Destruído o mundo, a paz seria eterna.

Caros signatários, eu também recuso «alinhar com os que colocaram de quarentena a faculdade de pensar e perseguem todos os que recusam a lógica da confrontação». Mas na sociedade em que vivemos, lacaia dos interesses imperialistas e do capitalismo global, essa liberdade que exaltais está condenada. Vede o recente massacre de Bucha com valas comuns, cadáveres com as mãos presas atrás das costas, mulheres violadas e outros horrores. Então não é perfeitamente lógico que possam ter sido os próprios ucranianos a cometer tal massacre? Aliás, a televisão do Putin já o demonstrou. Mas nas nossas televisões prevalece «o pensamento acéfalo», não há «cidadania exigente», não se combatem «os estereótipos» e, como tal, foram os russos.
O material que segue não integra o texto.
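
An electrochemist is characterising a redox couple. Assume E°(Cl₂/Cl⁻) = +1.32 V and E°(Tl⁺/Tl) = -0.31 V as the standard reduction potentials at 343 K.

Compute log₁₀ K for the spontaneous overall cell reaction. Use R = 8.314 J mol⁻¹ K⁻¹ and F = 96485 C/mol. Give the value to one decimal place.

Cathode: Cl₂/Cl⁻; anode: Tl⁺/Tl. E°cell = (+1.32) − (-0.31) = +1.63 V, with n = 2.
ΔG° = −nFE° = −RT ln K, so ln K = nFE°/(RT) = (2)(96485)(+1.63) / ((8.314)(343)) = 110.299.
log₁₀ K = 110.299 / ln 10 = 47.9.

47.9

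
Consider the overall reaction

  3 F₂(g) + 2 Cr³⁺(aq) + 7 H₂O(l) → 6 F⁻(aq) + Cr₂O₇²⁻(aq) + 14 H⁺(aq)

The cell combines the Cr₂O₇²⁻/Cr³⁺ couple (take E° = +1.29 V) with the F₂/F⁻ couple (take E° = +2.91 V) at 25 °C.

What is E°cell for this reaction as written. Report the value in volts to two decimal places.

+1.62 V

The F₂/F⁻ couple has the higher reduction potential, so it is the cathode; Cr₂O₇²⁻/Cr³⁺ is oxidised at the anode.
E°cell = E°(cathode) − E°(anode) = (+2.91) − (+1.29) = +1.62 V.
Since E°cell > 0, the reaction is spontaneous under standard conditions.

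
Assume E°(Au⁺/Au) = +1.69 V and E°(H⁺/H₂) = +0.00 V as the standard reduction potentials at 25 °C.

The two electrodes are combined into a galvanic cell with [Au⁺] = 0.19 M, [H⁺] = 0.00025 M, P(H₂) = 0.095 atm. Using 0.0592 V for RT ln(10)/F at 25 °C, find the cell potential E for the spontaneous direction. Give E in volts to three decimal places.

Au⁺/Au is the cathode (higher E°), H⁺/H₂ the anode: E°cell = +1.69 − (+0.00) = +1.69 V, n = 2.
Overall: 2 Au⁺(aq) + H₂(g) → 2 Au(s) + 2 H⁺(aq)
Q = [H⁺]^2 / ([Au⁺]^2·P(H₂)); log Q = -4.739.
E = E° − (0.0592/n) log Q = +1.69 − (0.0592/2)(-4.739) = +1.830 V.

+1.830 V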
Assim, caros signatários, como eu também me sinto marginalizado pelo jornalismo tóxico, proponho que nos exilemos na Rússia, essa pátria da liberdade de informação e da luta pela paz, onde só os cidadãos sem espírito crítico são presos, só os jornalistas abelhudos são atirados pela janela e só alguns provocadores são envenenados. E pelo caminho passamos pela Ucrânia, tomamos um café em Chernobil e entrevistamos os comandantes da paz russos para acabar com a desinformação.

Ar puro, por fim.

Vós, os que pensais com clareza, os que nunca mudais de princípios, os que tendes coragem para avançar para a paz, mereceis melhor. E eu, ainda que não atinja o vosso patamar, também.